Они помолчали, потом Хорн спросила:
– Вы и в самом деле считаете меня помехой для вашего лечения у психоаналитика? Если так, то могу вас заверить: помеха готова самоустраниться, притом с радостью.
– Ваши новые друзья вызывают у Шрайбера опасения, главным образом вот почему: он считает, что у них агрессивные инстинкты.
– Ах, вон оно что, – сказала Хорн. – Но ведь он ни разу в жизни их не видел, а мне кажется, судить о людях столь разных, да к тому же ни разу не пообщавшись ни с кем из них лично – значит чертовски много брать на себя. Правда, я понятия не имею, какими россказнями о моих друзьях вы потчевали дока Шрайбера.
– Да нет же, нет, я ему почти ничего…
– Тогда откуда он вообще о них узнал? Он что, ясновидящий, что ли?
– Когда подвергаешься глубинному анализу, – важно проговорила Элфинстоун, – нельзя ничего утаивать от врача.
– Но ведь то, что вы, по вашим словам, не считаете возможным от него утаивать – вовсе не обязательно правда, так? У, дерьмачество, значит, все это просто болтовня – эти ваши разговоры, будто вы понимаете, как для меня важно иметь свою небольшую компанию, раз уж ваша со мною знаться не желает.
– Нет у меня никакой компании, – печально отозвалась Элфинстоун. – Просто несколько однокурсниц из колледжа Сары Лоуренс, с которыми я вынуждена раз в месяц обедать вместе и изредка принимать их здесь – бридж и ужин а-ля фуршет; кстати, в таких случаях я всегда приглашаю вас, да что там, чуть ли не силой тащу, но вы упорно отказываетесь, всего один раз и пришли.
– Вот как, – подхватила Хорн. – А на днях вы говорили, что каждой из нас надо иметь свою небольшую компанию, и ничего тут, мол, нет дурного: наоборот, это благотворно повлияет на нас обеих – в смысле психологическом. Вы говорили – если дадите себе труд припомнить собственные слова,– что каждой из нас надо иметь свой узкий круг знакомых, и тогда мы сможем лучше ладить друг с другом; ну, а коль скоро моя компания настроена к вам враждебно, мне остается только сказать вам…
– Да, что же именно?
– Что это вы не пожелала общаться с моими друзьями, и в тот единственный раз, когда вы почтили их своим присутствием, в тот единственный вечер, когда вы снизошли до встречи с ними, а не удрали на какое-то скучнейшее сборище выпускниц колледжа Сары Лоуренс, вы то и дело ощетинивались, как еж.
Опять наступило молчание.

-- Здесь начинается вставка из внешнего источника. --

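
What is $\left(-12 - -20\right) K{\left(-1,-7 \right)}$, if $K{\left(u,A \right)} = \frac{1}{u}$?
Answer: $-8$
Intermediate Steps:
$\left(-12 - -20\right) K{\left(-1,-7 \right)} = \frac{-12 - -20}{-1} = \left(-12 + 20\right) \left(-1\right) = 8 \left(-1\right) = -8$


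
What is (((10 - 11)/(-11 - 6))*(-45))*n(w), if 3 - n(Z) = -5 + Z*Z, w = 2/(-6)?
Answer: -355/17 ≈ -20.882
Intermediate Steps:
w = -⅓ (w = 2*(-⅙) = -⅓ ≈ -0.33333)
n(Z) = 8 - Z² (n(Z) = 3 - (-5 + Z*Z) = 3 - (-5 + Z²) = 3 + (5 - Z²) = 8 - Z²)
(((10 - 11)/(-11 - 6))*(-45))*n(w) = (((10 - 11)/(-11 - 6))*(-45))*(8 - (-⅓)²) = (-1/(-17)*(-45))*(8 - 1*⅑) = (-1*(-1/17)*(-45))*(8 - ⅑) = ((1/17)*(-45))*(71/9) = -45/17*71/9 = -355/17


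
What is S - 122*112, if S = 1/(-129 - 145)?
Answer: -3743937/274 ≈ -13664.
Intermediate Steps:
S = -1/274 (S = 1/(-274) = -1/274 ≈ -0.0036496)
S - 122*112 = -1/274 - 122*112 = -1/274 - 13664 = -3743937/274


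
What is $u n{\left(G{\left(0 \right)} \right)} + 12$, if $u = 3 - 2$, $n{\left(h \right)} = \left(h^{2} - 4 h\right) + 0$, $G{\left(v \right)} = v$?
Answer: $12$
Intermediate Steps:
$n{\left(h \right)} = h^{2} - 4 h$
$u = 1$
$u n{\left(G{\left(0 \right)} \right)} + 12 = 1 \cdot 0 \left(-4 + 0\right) + 12 = 1 \cdot 0 \left(-4\right) + 12 = 1 \cdot 0 + 12 = 0 + 12 = 12$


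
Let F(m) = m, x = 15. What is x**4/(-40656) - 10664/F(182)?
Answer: -10542127/176176 ≈ -59.839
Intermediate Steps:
x**4/(-40656) - 10664/F(182) = 15**4/(-40656) - 10664/182 = 50625*(-1/40656) - 10664*1/182 = -16875/13552 - 5332/91 = -10542127/176176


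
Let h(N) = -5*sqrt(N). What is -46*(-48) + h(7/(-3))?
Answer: 2208 - 5*I*sqrt(21)/3 ≈ 2208.0 - 7.6376*I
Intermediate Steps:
-46*(-48) + h(7/(-3)) = -46*(-48) - 5*sqrt(7)*(I*sqrt(3)/3) = 2208 - 5*I*sqrt(21)/3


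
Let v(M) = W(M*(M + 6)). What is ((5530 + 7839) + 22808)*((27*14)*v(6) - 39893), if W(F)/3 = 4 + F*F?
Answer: 211393027923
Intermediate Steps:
W(F) = 12 + 3*F² (W(F) = 3*(4 + F*F) = 3*(4 + F²) = 12 + 3*F²)
v(M) = 12 + 3*M²*(6 + M)² (v(M) = 12 + 3*(M*(M + 6))² = 12 + 3*(M*(6 + M))² = 12 + 3*(M²*(6 + M)²) = 12 + 3*M²*(6 + M)²)
((5530 + 7839) + 22808)*((27*14)*v(6) - 39893) = ((5530 + 7839) + 22808)*((27*14)*(12 + 3*6²*(6 + 6)²) - 39893) = (13369 + 22808)*(378*(12 + 3*36*12²) - 39893) = 36177*(378*(12 + 3*36*144) - 39893) = 36177*(378*(12 + 15552) - 39893) = 36177*(378*15564 - 39893) = 36177*(5883192 - 39893) = 36177*5843299 = 211393027923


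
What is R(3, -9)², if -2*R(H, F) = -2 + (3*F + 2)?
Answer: 729/4 ≈ 182.25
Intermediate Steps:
R(H, F) = -3*F/2 (R(H, F) = -(-2 + (3*F + 2))/2 = -(-2 + (2 + 3*F))/2 = -3*F/2)
R(3, -9)² = (-3/2*(-9))² = (27/2)² = 729/4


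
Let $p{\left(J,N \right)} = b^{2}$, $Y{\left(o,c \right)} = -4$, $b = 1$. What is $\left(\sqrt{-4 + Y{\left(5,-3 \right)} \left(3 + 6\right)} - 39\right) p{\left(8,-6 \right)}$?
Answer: $-39 + 2 i \sqrt{10} \approx -39.0 + 6.3246 i$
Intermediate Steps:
$p{\left(J,N \right)} = 1$ ($p{\left(J,N \right)} = 1^{2} = 1$)
$\left(\sqrt{-4 + Y{\left(5,-3 \right)} \left(3 + 6\right)} - 39\right) p{\left(8,-6 \right)} = \left(\sqrt{-4 - 4 \left(3 + 6\right)} - 39\right) 1 = \left(\sqrt{-4 - 36} - 39\right) 1 = \left(\sqrt{-40} - 39\right) 1 = \left(2 i \sqrt{10} - 39\right) 1 = \left(-39 + 2 i \sqrt{10}\right) 1 = -39 + 2 i \sqrt{10}$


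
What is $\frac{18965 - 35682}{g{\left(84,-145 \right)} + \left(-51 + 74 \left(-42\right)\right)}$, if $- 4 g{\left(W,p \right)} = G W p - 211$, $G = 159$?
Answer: $- \frac{66868}{1924195} \approx -0.034751$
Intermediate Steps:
$g{\left(W,p \right)} = \frac{211}{4} - \frac{159 W p}{4}$ ($g{\left(W,p \right)} = - \frac{159 W p - 211}{4} = - \frac{-211 + 159 W p}{4} = \frac{211}{4} - \frac{159 W p}{4}$)
$\frac{18965 - 35682}{g{\left(84,-145 \right)} + \left(-51 + 74 \left(-42\right)\right)} = \frac{18965 - 35682}{\left(\frac{211}{4} - 3339 \left(-145\right)\right) + \left(-51 + 74 \left(-42\right)\right)} = - \frac{16717}{\left(\frac{211}{4} + 484155\right) - 3159} = - \frac{16717}{\frac{1936831}{4} - 3159} = - \frac{16717}{\frac{1924195}{4}} = \left(-16717\right) \frac{4}{1924195} = - \frac{66868}{1924195}$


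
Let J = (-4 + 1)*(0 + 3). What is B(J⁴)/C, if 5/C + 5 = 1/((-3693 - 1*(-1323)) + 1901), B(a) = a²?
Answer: -100987607466/2345 ≈ -4.3065e+7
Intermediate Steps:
J = -9 (J = -3*3 = -9)
C = -2345/2346 (C = 5/(-5 + 1/((-3693 - 1*(-1323)) + 1901)) = 5/(-5 + 1/((-3693 + 1323) + 1901)) = 5/(-5 + 1/(-2370 + 1901)) = 5/(-5 + 1/(-469)) = 5/(-5 - 1/469) = 5/(-2346/469) = 5*(-469/2346) = -2345/2346 ≈ -0.99957)
B(J⁴)/C = ((-9)⁴)²/(-2345/2346) = 6561²*(-2346/2345) = 43046721*(-2346/2345) = -100987607466/2345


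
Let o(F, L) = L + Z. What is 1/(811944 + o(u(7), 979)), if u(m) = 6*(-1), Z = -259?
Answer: 1/812664 ≈ 1.2305e-6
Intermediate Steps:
u(m) = -6
o(F, L) = -259 + L (o(F, L) = L - 259 = -259 + L)
1/(811944 + o(u(7), 979)) = 1/(811944 + (-259 + 979)) = 1/(811944 + 720) = 1/812664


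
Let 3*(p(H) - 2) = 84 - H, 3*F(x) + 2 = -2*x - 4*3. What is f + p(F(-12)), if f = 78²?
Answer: 55016/9 ≈ 6112.9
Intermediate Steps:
F(x) = -14/3 - 2*x/3 (F(x) = -⅔ + (-2*x - 4*3)/3 = -⅔ + (-2*x - 12)/3 = -⅔ + (-12 - 2*x)/3 = -⅔ + (-4 - 2*x/3) = -14/3 - 2*x/3)
p(H) = 30 - H/3 (p(H) = 2 + (84 - H)/3 = 2 + (28 - H/3) = 30 - H/3)
f = 6084
f + p(F(-12)) = 6084 + (30 - (-14/3 - ⅔*(-12))/3) = 6084 + (30 - (-14/3 + 8)/3) = 6084 + (30 - ⅓*10/3) = 6084 + (30 - 10/9) = 6084 + 260/9 = 55016/9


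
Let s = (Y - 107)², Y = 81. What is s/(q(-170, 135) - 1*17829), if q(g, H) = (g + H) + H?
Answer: -676/17729 ≈ -0.038130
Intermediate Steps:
q(g, H) = g + 2*H (q(g, H) = (H + g) + H = g + 2*H)
s = 676 (s = (81 - 107)² = (-26)² = 676)
s/(q(-170, 135) - 1*17829) = 676/((-170 + 2*135) - 1*17829) = 676/((-170 + 270) - 17829) = 676/(100 - 17829) = 676/(-17729) = 676*(-1/17729) = -676/17729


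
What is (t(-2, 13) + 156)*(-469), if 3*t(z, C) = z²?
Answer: -221368/3 ≈ -73789.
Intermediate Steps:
t(z, C) = z²/3
(t(-2, 13) + 156)*(-469) = ((⅓)*(-2)² + 156)*(-469) = ((⅓)*4 + 156)*(-469) = (4/3 + 156)*(-469) = (472/3)*(-469) = -221368/3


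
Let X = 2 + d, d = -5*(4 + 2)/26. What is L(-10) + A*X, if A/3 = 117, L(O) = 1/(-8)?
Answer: 2375/8 ≈ 296.88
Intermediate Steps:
L(O) = -⅛
A = 351 (A = 3*117 = 351)
d = -15/13 (d = -5*6*(1/26) = -30*1/26 = -15/13 ≈ -1.1538)
X = 11/13 (X = 2 - 15/13 = 11/13 ≈ 0.84615)
L(-10) + A*X = -⅛ + 351*(11/13) = -⅛ + 297 = 2375/8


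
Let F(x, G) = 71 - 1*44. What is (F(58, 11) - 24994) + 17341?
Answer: -7626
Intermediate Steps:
F(x, G) = 27 (F(x, G) = 71 - 44 = 27)
(F(58, 11) - 24994) + 17341 = (27 - 24994) + 17341 = -24967 + 17341 = -7626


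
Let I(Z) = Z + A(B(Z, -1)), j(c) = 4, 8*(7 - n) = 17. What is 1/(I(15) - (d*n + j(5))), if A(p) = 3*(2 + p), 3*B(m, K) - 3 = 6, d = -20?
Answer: 2/247 ≈ 0.0080972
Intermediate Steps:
B(m, K) = 3 (B(m, K) = 1 + (⅓)*6 = 1 + 2 = 3)
n = 39/8 (n = 7 - ⅛*17 = 7 - 17/8 = 39/8 ≈ 4.8750)
A(p) = 6 + 3*p
I(Z) = 15 + Z (I(Z) = Z + (6 + 3*3) = Z + (6 + 9) = Z + 15 = 15 + Z)
1/(I(15) - (d*n + j(5))) = 1/((15 + 15) - (-20*39/8 + 4)) = 1/(30 - (-195/2 + 4)) = 1/(30 - 1*(-187/2)) = 1/(30 + 187/2) = 1/(247/2) = 2/247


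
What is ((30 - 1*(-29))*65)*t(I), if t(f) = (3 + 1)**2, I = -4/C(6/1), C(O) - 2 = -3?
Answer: 61360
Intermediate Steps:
C(O) = -1 (C(O) = 2 - 3 = -1)
I = 4 (I = -4/(-1) = -4*(-1) = 4)
t(f) = 16 (t(f) = 4**2 = 16)
((30 - 1*(-29))*65)*t(I) = ((30 - 1*(-29))*65)*16 = ((30 + 29)*65)*16 = (59*65)*16 = 3835*16 = 61360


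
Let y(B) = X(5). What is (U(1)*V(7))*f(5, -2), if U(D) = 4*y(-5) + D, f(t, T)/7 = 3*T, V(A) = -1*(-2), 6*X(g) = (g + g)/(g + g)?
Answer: -140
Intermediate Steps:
X(g) = ⅙ (X(g) = ((g + g)/(g + g))/6 = ((2*g)/((2*g)))/6 = ((2*g)*(1/(2*g)))/6 = (⅙)*1 = ⅙)
y(B) = ⅙
V(A) = 2
f(t, T) = 21*T (f(t, T) = 7*(3*T) = 21*T)
U(D) = ⅔ + D (U(D) = 4*(⅙) + D = ⅔ + D)
(U(1)*V(7))*f(5, -2) = ((⅔ + 1)*2)*(21*(-2)) = ((5/3)*2)*(-42) = (10/3)*(-42) = -140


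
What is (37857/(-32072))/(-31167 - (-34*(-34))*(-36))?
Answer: -12619/111706776 ≈ -0.00011297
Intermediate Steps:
(37857/(-32072))/(-31167 - (-34*(-34))*(-36)) = (37857*(-1/32072))/(-31167 - 1156*(-36)) = -37857/(32072*(-31167 - 1*(-41616))) = -37857/(32072*(-31167 + 41616)) = -37857/32072/10449 = -37857/32072*1/10449 = -12619/111706776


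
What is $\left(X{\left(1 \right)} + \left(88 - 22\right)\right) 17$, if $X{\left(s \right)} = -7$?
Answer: $1003$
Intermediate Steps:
$\left(X{\left(1 \right)} + \left(88 - 22\right)\right) 17 = \left(-7 + \left(88 - 22\right)\right) 17 = \left(-7 + 66\right) 17 = 59 \cdot 17 = 1003$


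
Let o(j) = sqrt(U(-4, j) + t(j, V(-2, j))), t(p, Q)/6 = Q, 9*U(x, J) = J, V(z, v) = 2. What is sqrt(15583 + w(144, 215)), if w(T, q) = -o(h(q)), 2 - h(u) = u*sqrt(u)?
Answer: sqrt(140247 - 3*sqrt(5)*sqrt(22 - 43*sqrt(215)))/3 ≈ 124.83 - 0.073644*I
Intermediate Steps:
h(u) = 2 - u**(3/2) (h(u) = 2 - u*sqrt(u) = 2 - u**(3/2))
U(x, J) = J/9
t(p, Q) = 6*Q
o(j) = sqrt(12 + j/9) (o(j) = sqrt(j/9 + 6*2) = sqrt(j/9 + 12) = sqrt(12 + j/9))
w(T, q) = -sqrt(110 - q**(3/2))/3 (w(T, q) = -sqrt(108 + (2 - q**(3/2)))/3 = -sqrt(110 - q**(3/2))/3)
sqrt(15583 + w(144, 215)) = sqrt(15583 - sqrt(110 - 215**(3/2))/3) = sqrt(15583 - sqrt(110 - 215*sqrt(215))/3)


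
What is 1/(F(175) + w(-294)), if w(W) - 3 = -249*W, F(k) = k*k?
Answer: 1/103834 ≈ 9.6308e-6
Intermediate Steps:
F(k) = k²
w(W) = 3 - 249*W
1/(F(175) + w(-294)) = 1/(175² + (3 - 249*(-294))) = 1/(30625 + (3 + 73206)) = 1/(30625 + 73209) = 1/103834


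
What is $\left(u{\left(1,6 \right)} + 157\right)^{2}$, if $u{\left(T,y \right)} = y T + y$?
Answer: $28561$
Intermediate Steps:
$u{\left(T,y \right)} = y + T y$ ($u{\left(T,y \right)} = T y + y = y + T y$)
$\left(u{\left(1,6 \right)} + 157\right)^{2} = \left(6 \left(1 + 1\right) + 157\right)^{2} = \left(6 \cdot 2 + 157\right)^{2} = \left(12 + 157\right)^{2} = 169^{2} = 28561$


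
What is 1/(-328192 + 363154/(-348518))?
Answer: -174259/57190591305 ≈ -3.0470e-6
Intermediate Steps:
1/(-328192 + 363154/(-348518)) = 1/(-328192 + 363154*(-1/348518)) = 1/(-328192 - 181577/174259) = 1/(-57190591305/174259) = -174259/57190591305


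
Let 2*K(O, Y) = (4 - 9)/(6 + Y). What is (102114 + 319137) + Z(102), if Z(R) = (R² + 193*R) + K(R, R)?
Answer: 97489651/216 ≈ 4.5134e+5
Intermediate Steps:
K(O, Y) = -5/(2*(6 + Y)) (K(O, Y) = ((4 - 9)/(6 + Y))/2 = (-5/(6 + Y))/2 = -5/(2*(6 + Y)))
Z(R) = R² - 5/(12 + 2*R) + 193*R (Z(R) = (R² + 193*R) - 5/(12 + 2*R) = R² - 5/(12 + 2*R) + 193*R)
(102114 + 319137) + Z(102) = (102114 + 319137) + (-5/2 + 102*(6 + 102)*(193 + 102))/(6 + 102) = 421251 + (-5/2 + 102*108*295)/108 = 421251 + (-5/2 + 3249720)/108 = 421251 + (1/108)*(6499435/2) = 421251 + 6499435/216 = 97489651/216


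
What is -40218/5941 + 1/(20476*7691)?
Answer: -6333567473747/935594121956 ≈ -6.7696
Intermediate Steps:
-40218/5941 + 1/(20476*7691) = -40218*1/5941 + (1/20476)*(1/7691) = -40218/5941 + 1/157480916 = -6333567473747/935594121956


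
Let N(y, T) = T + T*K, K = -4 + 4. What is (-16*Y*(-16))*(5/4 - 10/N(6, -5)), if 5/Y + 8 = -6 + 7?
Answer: -4160/7 ≈ -594.29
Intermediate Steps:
Y = -5/7 (Y = 5/(-8 + (-6 + 7)) = 5/(-8 + 1) = 5/(-7) = 5*(-⅐) = -5/7 ≈ -0.71429)
K = 0
N(y, T) = T (N(y, T) = T + T*0 = T + 0 = T)
(-16*Y*(-16))*(5/4 - 10/N(6, -5)) = (-16*(-5/7)*(-16))*(5/4 - 10/(-5)) = ((80/7)*(-16))*(5*(¼) - 10*(-⅕)) = -1280*(5/4 + 2)/7 = -1280/7*13/4 = -4160/7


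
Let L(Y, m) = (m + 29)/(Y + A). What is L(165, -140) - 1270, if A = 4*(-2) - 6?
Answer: -191881/151 ≈ -1270.7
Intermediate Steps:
A = -14 (A = -8 - 6 = -14)
L(Y, m) = (29 + m)/(-14 + Y) (L(Y, m) = (m + 29)/(Y - 14) = (29 + m)/(-14 + Y))
L(165, -140) - 1270 = (29 - 140)/(-14 + 165) - 1270 = -111/151 - 1270 = -191881/151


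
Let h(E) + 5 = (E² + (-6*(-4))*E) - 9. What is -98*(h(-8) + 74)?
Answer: 6664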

Обе негромко откашливались, маленькими глотками пили кофе и не смотрели друг на друга; горячий воздух между ними так и вибрировал. Даже попугай, по-видимому, ощутил, что атмосфера в доме сгустилась: сидя в своем летнем дворце, он тихонечко клекотал и мелодично посвистывал, словно стремясь успокоить расстроенных женщин.